Federal Reserve Assesses a Combined $35.1 Million in Civil Money Penalties Against 5 Mortgage Servicers Over Mortgage Servicing Practices

On January 12, 2018, the Federal Reserve Board (FRB) announced the assessment of civil money penalties and consent orders against five national banking organizations over mortgage servicing deficiencies, resulting in a total monetary settlem​ent of $35.1 million.

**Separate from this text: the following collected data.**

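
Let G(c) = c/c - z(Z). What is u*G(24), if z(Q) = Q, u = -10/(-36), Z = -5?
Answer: 5/3 ≈ 1.6667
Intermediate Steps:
u = 5/18 (u = -10*(-1/36) = 5/18 ≈ 0.27778)
G(c) = 6 (G(c) = c/c - 1*(-5) = 1 + 5 = 6)
u*G(24) = (5/18)*6 = 5/3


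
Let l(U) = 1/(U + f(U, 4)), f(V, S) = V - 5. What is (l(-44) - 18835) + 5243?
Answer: -1264057/93 ≈ -13592.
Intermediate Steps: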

In 2011 and 2012, the FRB initiated enforcement actions against ten firms, including the five against whom penalties were recently assessed, alleging to have uncovered irregularities in their home loan servicing and foreclosure processing operations.  The FRB had previously assessed penalties against five of the ten firms, but announced on January 12, that it was formally terminating all ten actions and issuing penalties against the remaining five.  According to the FRB, the firms were engaged in unsafe and unsound servicing practices in violation of law, stemming from, among other things, weaknesses in the servicers’ foreclosure governance policies and procedures, quality control and internal auditing, and/or oversight and monitoring of third-party vendors.

In addition to penalties, the actions against the ten firms require improvements to mortgage servicing oversight and required firms with mortgage servicing subsidiaries to correct deficiencies in servicing and foreclosure processing.  The FRB also simultaneously announced that it was terminating actions against two mortgage servicers for their foreclosure-related services.